The VERP, which was first announced in Kauffman’s Jan. 23 letter, is an early retirement initiative which is being developed in an attempt to combat rising compensation and general expenses while facing a decrease in the rate of enrollment. The Faculty Senate and Staff Advisory Committee have been working with the University on the VERP in addition to a human resources consulting firm. An announcement with details about the program is expected in the first week of April. Compensation and benefits account for approximately 72 percent of the University’s expenses, and the University employs roughly 2,200 faculty and 6,000 staff members.
Kauffman pointed to Fairfield, Holy Cross, University of Loyola New Orleans and Marquette as examples of Jesuit universities that have offered similar programs in the past. The University of Indiana also presented its employees with early retirement packages in 2011.
Holy Cross, which currently employs 279 full-time and 44 part-time faculty, had 35 out of 52 employees
accept the early retirement offer, generating approximately $1 million in annual savings, according to the institution’s 2009 President’s Report. At IU 495 of 2,566 eligible individuals applied for and received an early separation incentive in 2011, which was expected to save the university $6 million annually according to a university media release in June of that year.
In conjunction with cutting costs, SLU is making efforts to reverse the downtrend in student enrollment through various new programs. Of note is an accelerated program in which students can obtain a law degree within six years. The program is the result of collaboration between the John Cook School of Business and School of Law and aims to provide further incentive for those considering law school to attend SLU.
In an additional effort to increase enrollment, SLU has added admission counselors in Colorado, California and along the East Coast, which has already increased the amount of applications in those locations, according to Kauffman’s letter.
The University has also announced the creation of a team of “student success coaches” with the goal of increasing student enrollment by identifying “at-risk” first-year students and providing support and guidance to help those students succeed. “At-risk” students are identified through a platform called MAP-Works, which collects data from first-year student concerning academic, socio-emotional and financial status. Success coaches are expected to meet with students, develop a year-long plan for success and provide the students with information in the form of resources and contacts that will help them succeed. The program aims to generate $960,000 in revenue by increasing retention by 3 percent, or 48 students, annually.
In the way of fundraising efforts, SLU’s Go Further scholarship matching program has raised over $1.6 million in donations, which will be matched by the University by means of its endowment. SLU has also attempted to generate increased donations from alumni from 2003 to 2013 by creating the Battle of the BOLD (Billikens of the Last Decade) Giving Challenge. Initiated in late January, the challenge counts donations by class in a competition to become the class that gives the most over the course of a year. The challenge is expected to continue annually, and the classes of 2014, 2015 and 2016 have already raised $19,847, $11,392 and $11,928 in donations, respectively.
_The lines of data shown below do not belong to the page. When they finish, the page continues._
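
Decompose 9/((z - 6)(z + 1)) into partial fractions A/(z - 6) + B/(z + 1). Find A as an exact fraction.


Step 1: Multiply both sides by (z - 6) and set z = 6
Step 2: A = 9 / (6 + 1)
Step 3: A = 9 / 7
Step 4: A = 9/7

9/7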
The new programs come at financially challenging times for institutions of higher education. Tuition prices at private nonprofit four-year institutions have increased 2.3 percent annually in the last decade after adjusting for inflation according to The College Board’s 2014 survey, while U.S. median household income in December was $52,318 according to a 2013 trend report by Sentier Research: this marks a 5 percent decrease in median income over the past 10 years and a 6.4 percent decrease since December 2007, the first month of the recession. A 2014 study of trends in higher education performed by The Lawlor Group indicated that college enrollments are expected to increase only 10 percent over the next eight years, a stark contrast to the 38 percent growth in enrollment over the last eight years.